Il m'offre un sourire à tomber, comme s'il venait de remporter la bataille.
— Je suis sérieuse, barre-toi.
— C'est un plaisir de te recevoir, ô douce meilleure amie, raille-t-il en effectuant une révérence.
J'éclate de rire, il me lance un coup d'œil et s'éloigne. Je gagne la table faisant office de bar et j'attrape une bouteille de ginger beer dans un seau rempli de glaçons. Lake. Lake Evans, autrement connu comme le-bien-trop-charmant-connard-de-meilleur-ami-de-mon-meilleur-pote, descend de la terrasse pour rejoindre Will dans le jardin, juste en contrebas. Ses cheveux sont courts, sa barbe un peu plus longue que d'habitude, son chino en toile beige est retroussé aux chevilles, son t-shirt gris est des plus basiques et il porte des espadrilles aux pieds.
— Il est vraiment sexy, non ? me lance une voix féminine.
Non ! Je bois une gorgée lentement avant de me tourner vers elle. Bien entendu, c'est la fille avec laquelle il est venu.
— Will est beau, c'est vrai, dis-je avec détachement.
— Oui, lui aussi.
Elle m'observe avec une attention dérangeante.
— Je m'appelle Ludivine.
Je m'en fous ! J'acquiesce tout en avalant une nouvelle lichette.
— Et toi ?
— Alma.
— Ouais, c'est ça, fait-elle d'une façon bizarre. C'est sans doute pour ça qu'il n'a pas voulu nous présenter.

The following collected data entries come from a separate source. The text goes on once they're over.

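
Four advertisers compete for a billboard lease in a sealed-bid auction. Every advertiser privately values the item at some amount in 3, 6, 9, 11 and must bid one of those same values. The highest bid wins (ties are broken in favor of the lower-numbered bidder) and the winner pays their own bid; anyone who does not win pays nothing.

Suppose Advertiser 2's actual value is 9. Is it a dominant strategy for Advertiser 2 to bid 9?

Consider the case where Advertiser 1 bids 3, Advertiser 3 bids 3 and Advertiser 4 bids 3.
Truthful bid 9: wins, pays 9, utility 9 - 9 = 0.
Bid 6 instead: wins, pays 6, utility 9 - 6 = 3.
Since 3 > 0, bidding 6 is strictly better here, so truthful bidding is not dominant.

No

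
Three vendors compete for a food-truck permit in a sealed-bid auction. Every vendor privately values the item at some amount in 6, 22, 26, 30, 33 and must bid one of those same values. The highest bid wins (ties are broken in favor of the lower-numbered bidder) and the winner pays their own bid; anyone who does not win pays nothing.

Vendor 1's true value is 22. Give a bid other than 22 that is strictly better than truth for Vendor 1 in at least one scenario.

6

Suppose Vendor 2 bids 6 and Vendor 3 bids 6.
Bid 22: wins, pays 22, utility 22 - 22 = 0.
Bid 6: wins, pays 6, utility 22 - 6 = 16.
So bidding 6 beats truth here (16 > 0).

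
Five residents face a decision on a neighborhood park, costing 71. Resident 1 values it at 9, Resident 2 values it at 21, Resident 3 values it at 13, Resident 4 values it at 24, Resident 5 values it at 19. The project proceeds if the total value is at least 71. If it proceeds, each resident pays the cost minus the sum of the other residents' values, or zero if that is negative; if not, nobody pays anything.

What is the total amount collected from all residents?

19

Total value 86 ≥ cost 71, so it is built.
Resident 1: others sum to 77; max(0, 71 - 77) = 0.
Resident 2: others sum to 65; max(0, 71 - 65) = 6.
Resident 3: others sum to 73; max(0, 71 - 73) = 0.
Resident 4: others sum to 62; max(0, 71 - 62) = 9.
Resident 5: others sum to 67; max(0, 71 - 67) = 4.
Total collected = 0 + 6 + 0 + 9 + 4 = 19.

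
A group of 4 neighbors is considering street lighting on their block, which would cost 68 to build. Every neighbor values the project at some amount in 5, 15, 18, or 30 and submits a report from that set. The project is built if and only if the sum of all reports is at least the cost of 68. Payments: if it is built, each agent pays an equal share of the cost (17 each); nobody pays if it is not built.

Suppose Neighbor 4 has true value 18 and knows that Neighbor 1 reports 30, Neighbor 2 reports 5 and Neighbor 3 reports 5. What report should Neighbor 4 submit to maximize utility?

30

Report 5: project not built, utility 0.
Report 15: project not built, utility 0.
Report 18: project not built, utility 0.
Report 30: project built, pays 17, utility 18 - 17 = 1.
The best choice is 30 with utility 1.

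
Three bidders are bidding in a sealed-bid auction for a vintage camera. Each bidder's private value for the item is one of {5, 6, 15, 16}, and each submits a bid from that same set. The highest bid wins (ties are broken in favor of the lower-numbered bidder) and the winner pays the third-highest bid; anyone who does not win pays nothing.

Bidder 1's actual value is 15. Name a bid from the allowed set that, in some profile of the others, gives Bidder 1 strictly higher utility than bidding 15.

Suppose Bidder 2 bids 5 and Bidder 3 bids 16.
Bid 15: loses, pays 0, utility 0.
Bid 16: wins, pays 5, utility 15 - 5 = 10.
So bidding 16 beats truth here (10 > 0).

16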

Tout semble si faux dans sa manière de parler, et étrangement, même si sa voix et son attitude restent cordiales, je me sens menacée. Je ne relève pas, j'ai juste besoin qu'elle me foute la paix. J'esquisse un pas vers la droite, mais avant que je n'ai pu avancer, elle pose sa main sur mon avant-bras et j'ai envie de la gifler. Pourquoi est-ce qu'elle me touche, putain !
— Je suis venue avec lui, Alma.
Comme si j'avais pu passer à côté de ça !
— De qui tu parles, Ludivine ?
— Lake. Il est à moi.
— Oh ! Lui ? OK.
Feindre le détachement a été particulièrement difficile, mais il est hors de question que je perde la face devant la copine de Lake Evans. Putain, il lui a parlé de moi ! C'est un vrai connard. Je traverse la terrasse et je m'accoude sur la rambarde en regardant le jardin. Lake et Will ne sont plus là.
*
Plus tard, quelqu'un vient s'installer à ma gauche. Je sens sa présence, mais je ne me tourne pas vers lui.
— Je peux te poser une question ? commencé-je.
— Oui.
Sa voix est joliment cassée.
— Imagine un homme qui te plaît depuis...
— Hum, plutôt une femme.
— Ouais, donc imagine une femme qui te plaît depuis quelque temps déjà. Tu t'entends bien avec elle. Un genre d'évidence, tu vois ?
— Ouais, je vois.
— Un soir, vous couchez ensemble, c'est vraiment bon.
— Un autre genre d'évidence.
— Entre autres, elle te dit que tu la rends folle, qu'elle pense à toi sans cesse. Juste après, elle s'endort en te serrant dans ses bras, alors tu fais pareil. Finalement, avant l'aube, elle disparaît sans prévenir, ne donne aucune nouvelle et ne prend pas la peine de répondre à tes trois pauvres messages.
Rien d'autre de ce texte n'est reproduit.